Maurice : une aire de musique singulière

Imaginer le monde sans musique, c’est l’enfer. Ça l’est plus que jamais à Maurice où la musique a une fonction sociale essentielle que masque parfois la légèreté de ses accords. Son histoire est complexe – comme l’est la société mauricienne – mais elle est passionnante… 

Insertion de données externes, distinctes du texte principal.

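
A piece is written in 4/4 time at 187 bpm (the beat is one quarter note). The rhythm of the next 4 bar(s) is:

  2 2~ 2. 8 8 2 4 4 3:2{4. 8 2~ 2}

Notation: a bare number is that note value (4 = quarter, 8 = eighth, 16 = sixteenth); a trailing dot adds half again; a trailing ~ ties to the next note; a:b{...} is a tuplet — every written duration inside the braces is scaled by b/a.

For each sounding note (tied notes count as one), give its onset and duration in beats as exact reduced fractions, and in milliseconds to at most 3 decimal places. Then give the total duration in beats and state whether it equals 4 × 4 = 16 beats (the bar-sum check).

1) 0.0ms=0b +641.711ms=2b
2) 641.711ms=2b +1604.278ms=5b
3) 2245.989ms=7b +160.428ms=1/2b
4) 2406.417ms=15/2b +160.428ms=1/2b
5) 2566.845ms=8b +641.711ms=2b
6) 3208.556ms=10b +320.856ms=1b
7) 3529.412ms=11b +320.856ms=1b
8) 3850.267ms=12b +320.856ms=1b
9) 4171.123ms=13b +106.952ms=1/3b
10) 4278.075ms=40/3b +855.615ms=8/3b
Σ=16b of 16 (187bpm 4/4) — PASS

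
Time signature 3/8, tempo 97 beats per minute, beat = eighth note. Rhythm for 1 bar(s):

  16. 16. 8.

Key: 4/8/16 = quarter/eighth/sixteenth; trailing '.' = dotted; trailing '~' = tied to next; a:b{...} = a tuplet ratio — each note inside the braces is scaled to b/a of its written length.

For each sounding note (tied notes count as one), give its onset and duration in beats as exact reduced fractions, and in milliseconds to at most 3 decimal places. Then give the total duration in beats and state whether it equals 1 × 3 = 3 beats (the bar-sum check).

1) 0.0ms=0b +463.918ms=3/4b
2) 463.918ms=3/4b +463.918ms=3/4b
3) 927.835ms=3/2b +927.835ms=3/2b
Σ=3b of 3 (97bpm 3/8) — PASS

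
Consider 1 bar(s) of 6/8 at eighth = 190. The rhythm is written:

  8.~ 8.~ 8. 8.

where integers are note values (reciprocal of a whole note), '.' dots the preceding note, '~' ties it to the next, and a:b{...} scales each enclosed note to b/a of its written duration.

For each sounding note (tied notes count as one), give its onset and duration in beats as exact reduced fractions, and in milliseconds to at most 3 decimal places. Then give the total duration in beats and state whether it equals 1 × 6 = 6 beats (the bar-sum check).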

Merveilleux esclaves qui, n’étant personne et ne possédant rien, ont su, de quelques cailloux, deux morceaux de métal et une peau de chèvre, inventer une musique pour reprendre possession de leur corps dont d’autres s’étaient fait les propriétaires. Comble de la puissance de la liberté créatrice, cette musique, le sega tipik, deviendra paradoxalement l’identité sonore du pays qui avait entrepris de les exclure de la communauté. Elle est aussi un avertissement pacifique aux potentiels esclavagistes modernes : le corps animé par l’esprit est indomptable !

Un vaste champ musical

Se débarrasser par catharsis (purification mentale) de son histoire infernale sur terre en la racontant en notes de musique et en mots pour entrer dans un intermède paradisiaque en devenant seul corps écoutant et dansant… à l’évidence, c’est la fonction du sega mais n’est-ce pas, finalement, à des degrés divers, celle de la musique en général ? Le seggae, invention mauricienne plus tardive, fusion du séga mauricien et du reggae jamaïcain, et le séga rodriguais n’échappent pas à cette règle, pas plus que la part indienne de la musique de l’île – notamment la chanson bhojpurie – qui, étrangement à l’envers de la représentation démographique, est moins emblématique du pays (ou moins connue de tous) que la créole.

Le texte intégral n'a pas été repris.